Big Data Analytics
- Publisher: PHI
- ISBN-13: 9788120351165
- Pages: 250
- Binding: Paperback
- Year of Pub / Reprint Year: 2016
About The Book
The book is an unstructured data mining quest, which takes the reader through different features of unstructured data mining while unfolding the practical facets of Big Data. It emphasizes more on machine learning and mining methods required for processing and decision-making. The text begins with the introduction to the subject and explores the concept of data mining methods and models along with the applications. It then goes into detail on other aspects of Big Data analytics, such as clustering, incremental learning, multi-label association and knowledge representation. The readers are also made familiar with business analytics to create value. The book finally ends with a discussion on the areas where research can be explored.
The book is designed for the senior level undergraduate, and postgraduate students of computer science and engineering.
Table Of Contents
2. Data Mining and Modelling
3. Big Data Mining—Application Perspective
4. Long Live the King of Big Data: The Context
5. Big Data Text Categorization and Topic Modelling
6. Multi-label Big Data Mining
7. Distributed High Dimensional Data Clustering for Big Data
8. Machine Learning and Incremental Learning with Big Data
9. Analytics in Today’s Business World
• Contains numerous examples and case studies.
• Discusses Apache’s Hadoop—a software framework that enables distributed processing of large datasets across the clusters of computing machines.
• Incorporates review questions, MCQs, laboratory assignments and critical thinking questions at the end of the chapters, wherever required.
About The Authors
Parag Kulkarni, PhD, is CEO and Chief Scientist, EKLaT Research, Pune. Dr. Kulkarni is an entrepreneur, machine learning expert and innovation strategist. Through his consultations and innovative leadership, he has turned around fortune of more than one dozen start-ups in last two decades. He is pioneer of concepts systemic machine learning and systemic knowledge innovation. He is visiting researcher and faculty at various B-schools and technical schools of repute, including IITs, IIMs, Masaryk University, COEP, etc. Besides being the co-author of more than half a dozen books, he has also authored two books, namely, Knowledge Innovation Strategy and Reinforcement and Systemic Machine Learning for Decision Making as well as more than 220 research papers. Dr. Kulkarni is co-inventor of half a dozen patents as well. He has delivered more than 100 keynote addresses and numerous talks on machine learning, strategy and managing start-ups to deliver extraordinary impact on strategic perspective of thousands of researchers and professionals. He has worked very closely with Grassroots innovators and contributed to Grassroots innovations through his refreshing novel ideas in the fields of artificial intelligence and machine learning. His areas of interests include artificial intelligence, machine learning, business and knowledge innovation and data mining.
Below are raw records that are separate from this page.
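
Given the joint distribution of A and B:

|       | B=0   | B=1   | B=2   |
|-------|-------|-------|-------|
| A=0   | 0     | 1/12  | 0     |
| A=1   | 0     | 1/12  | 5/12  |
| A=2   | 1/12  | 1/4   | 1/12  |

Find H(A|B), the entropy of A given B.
Marginal P(B) (column sums):
  P(B=0) = 0 + 0 + 1/12 = 1/12
  P(B=1) = 1/12 + 1/12 + 1/4 = 5/12
  P(B=2) = 0 + 5/12 + 1/12 = 1/2

H(A|B) = -Σ P(A,B)·log₂ P(A|B), where P(A|B) = P(A,B) / P(B)
  (cells with P(A,B) = 0 contribute 0)
  (A=0,B=1): P(A|B) = (1/12)/(5/12) = 1/5;  -(1/12)·log₂(1/5) = 0.1935
  (A=1,B=1): P(A|B) = (1/12)/(5/12) = 1/5;  -(1/12)·log₂(1/5) = 0.1935
  (A=1,B=2): P(A|B) = (5/12)/(1/2) = 5/6;  -(5/12)·log₂(5/6) = 0.1096
  (A=2,B=0): P(A|B) = (1/12)/(1/12) = 1;  -(1/12)·log₂(1) = 0.0000
  (A=2,B=1): P(A|B) = (1/4)/(5/12) = 3/5;  -(1/4)·log₂(3/5) = 0.1842
  (A=2,B=2): P(A|B) = (1/12)/(1/2) = 1/6;  -(1/12)·log₂(1/6) = 0.2154
H(A|B) = 0.1935 + 0.1935 + 0.1096 + 0.0000 + 0.1842 + 0.2154
  = 0.8962 bits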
Sarang Joshi, PhD, is Professor at Pune Institute of Computer Technology (PICT), Pune. He was the chairman of board of studies and member of academic council, Savitribai Phule Pune University (SPPU), formally Pune University. Professor Joshi’s areas of interest include visualization, virtualization algorithms and data processing.
Meta S. Brown is President of A4A Brown Inc.—a boutique consultancy that helps technical people to communicate with executives and clients. She is the author of Data Mining for Dummies, and creator of the storytelling for Data Analysts and Tech Workshops. Her areas of interest include business analytics and text analytics.